A report released by the United Nations in early September accused Libyan local and state authorities of being involved in human trafficking. United Nations Secretary-General Antonio Guterres wrote in the report that both local and state authorities in Libya are involved in the human trafficking of migrants. The UN said that the information it had received in order to write the report was "credible."
The UN mission in Libya, UNSMIL, continues to receive "credible information on the involvement of state and local authorities in contraband and migrant trafficking," said UN Secretary-General Antonio Guterres in a report on Libya released last week.
The report said the traffickers' business model in Libya continues to evolve and adapt to an environment made increasingly difficult by instability and conflict.
In a climate of widespread illegality, "armed groups obtain significant profits by imposing heavy taxes in exchange for protection services for traffickers' convoys," read the report. The UN panel of experts on Libya said it is concerned by the attempts of various groups to obtain legitimacy by pretending to support anti-trafficking forces with the goal of receiving technical and material assistance from abroad.
Detention centers 'paradise for trafficking'
Meanwhile, Libyan detention centers including facilities at Khoms, Suq al-Khamis and Zawiyah have become "paradises for trafficking and possible forced disappearances."

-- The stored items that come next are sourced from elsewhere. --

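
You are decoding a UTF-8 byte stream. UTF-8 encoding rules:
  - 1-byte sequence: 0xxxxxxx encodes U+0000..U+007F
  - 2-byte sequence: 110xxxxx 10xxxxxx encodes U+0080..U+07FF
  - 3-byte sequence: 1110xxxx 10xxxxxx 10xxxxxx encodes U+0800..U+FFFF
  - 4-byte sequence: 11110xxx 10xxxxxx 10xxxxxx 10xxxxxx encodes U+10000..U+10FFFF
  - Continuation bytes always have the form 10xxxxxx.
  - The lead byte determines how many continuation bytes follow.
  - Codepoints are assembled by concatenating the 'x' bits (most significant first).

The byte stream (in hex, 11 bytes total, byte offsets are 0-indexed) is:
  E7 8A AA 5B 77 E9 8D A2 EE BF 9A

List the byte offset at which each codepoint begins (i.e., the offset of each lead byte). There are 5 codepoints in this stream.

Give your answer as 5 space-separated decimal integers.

Answer: 0 3 4 5 8

Derivation:
Byte[0]=E7: 3-byte lead, need 2 cont bytes. acc=0x7
Byte[1]=8A: continuation. acc=(acc<<6)|0x0A=0x1CA
Byte[2]=AA: continuation. acc=(acc<<6)|0x2A=0x72AA
Completed: cp=U+72AA (starts at byte 0)
Byte[3]=5B: 1-byte ASCII. cp=U+005B
Byte[4]=77: 1-byte ASCII. cp=U+0077
Byte[5]=E9: 3-byte lead, need 2 cont bytes. acc=0x9
Byte[6]=8D: continuation. acc=(acc<<6)|0x0D=0x24D
Byte[7]=A2: continuation. acc=(acc<<6)|0x22=0x9362
Completed: cp=U+9362 (starts at byte 5)
Byte[8]=EE: 3-byte lead, need 2 cont bytes. acc=0xE
Byte[9]=BF: continuation. acc=(acc<<6)|0x3F=0x3BF
Byte[10]=9A: continuation. acc=(acc<<6)|0x1A=0xEFDA
Completed: cp=U+EFDA (starts at byte 8)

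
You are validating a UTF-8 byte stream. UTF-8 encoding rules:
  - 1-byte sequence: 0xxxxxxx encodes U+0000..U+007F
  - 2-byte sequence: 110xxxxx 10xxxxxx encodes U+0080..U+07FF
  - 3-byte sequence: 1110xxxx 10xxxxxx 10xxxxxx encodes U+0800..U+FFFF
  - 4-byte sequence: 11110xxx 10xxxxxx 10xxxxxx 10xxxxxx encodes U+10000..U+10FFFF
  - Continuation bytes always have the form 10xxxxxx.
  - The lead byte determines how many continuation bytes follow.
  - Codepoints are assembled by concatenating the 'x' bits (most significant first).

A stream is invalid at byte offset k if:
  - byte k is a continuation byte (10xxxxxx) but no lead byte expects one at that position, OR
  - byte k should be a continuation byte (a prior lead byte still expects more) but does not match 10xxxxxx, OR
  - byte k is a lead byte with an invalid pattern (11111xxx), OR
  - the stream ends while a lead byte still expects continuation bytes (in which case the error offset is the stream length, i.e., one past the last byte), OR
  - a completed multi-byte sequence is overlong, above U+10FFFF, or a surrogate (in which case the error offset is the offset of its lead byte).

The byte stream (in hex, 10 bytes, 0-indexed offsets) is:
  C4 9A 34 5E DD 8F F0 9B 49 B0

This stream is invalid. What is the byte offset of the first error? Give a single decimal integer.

Byte[0]=C4: 2-byte lead, need 1 cont bytes. acc=0x4
Byte[1]=9A: continuation. acc=(acc<<6)|0x1A=0x11A
Completed: cp=U+011A (starts at byte 0)
Byte[2]=34: 1-byte ASCII. cp=U+0034
Byte[3]=5E: 1-byte ASCII. cp=U+005E
Byte[4]=DD: 2-byte lead, need 1 cont bytes. acc=0x1D
Byte[5]=8F: continuation. acc=(acc<<6)|0x0F=0x74F
Completed: cp=U+074F (starts at byte 4)
Byte[6]=F0: 4-byte lead, need 3 cont bytes. acc=0x0
Byte[7]=9B: continuation. acc=(acc<<6)|0x1B=0x1B
Byte[8]=49: expected 10xxxxxx continuation. INVALID

Answer: 8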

Since the start of the offensive in Libya on April 4, 2019, hundreds of people intercepted by the Libyan Coast Guard have been sent to detention centers run by the Anti-Immigration Directorate and to unofficial centers controlled by militias, while others disappeared after disembarkation.
The UN Secretary-General's report said requests to locate these people "did not receive any response on the part of the [internationally approved] Government of National Accord."
Citing UNHCR data, Guterres calculated that about 4,700 refugees and migrants are being detained in Libya, while Libyan authorities have spoken of thousands more prisoners of traffickers in centers to which UNHCR has no access.
'Climate of impunity on human rights violations'
Guterres said he is concerned about the "climate of impunity" in the face of systematic violations of human rights, "particularly due to the void created by the weakness of law enforcement and the general lack of security." He said migrants and refugees experience tragic conditions inside the centers, as well as during their journeys toward the Libyan coast; and are "forced to go hungry, endure violent beatings, torture with heated metal, electric shocks, sexual and gender violence."
UNICEF observed that nearly half of the women and young girls said they have experienced sexual violence in these camps. Many of them said they had to resort to emergency contraception in order to avoid falling pregnant.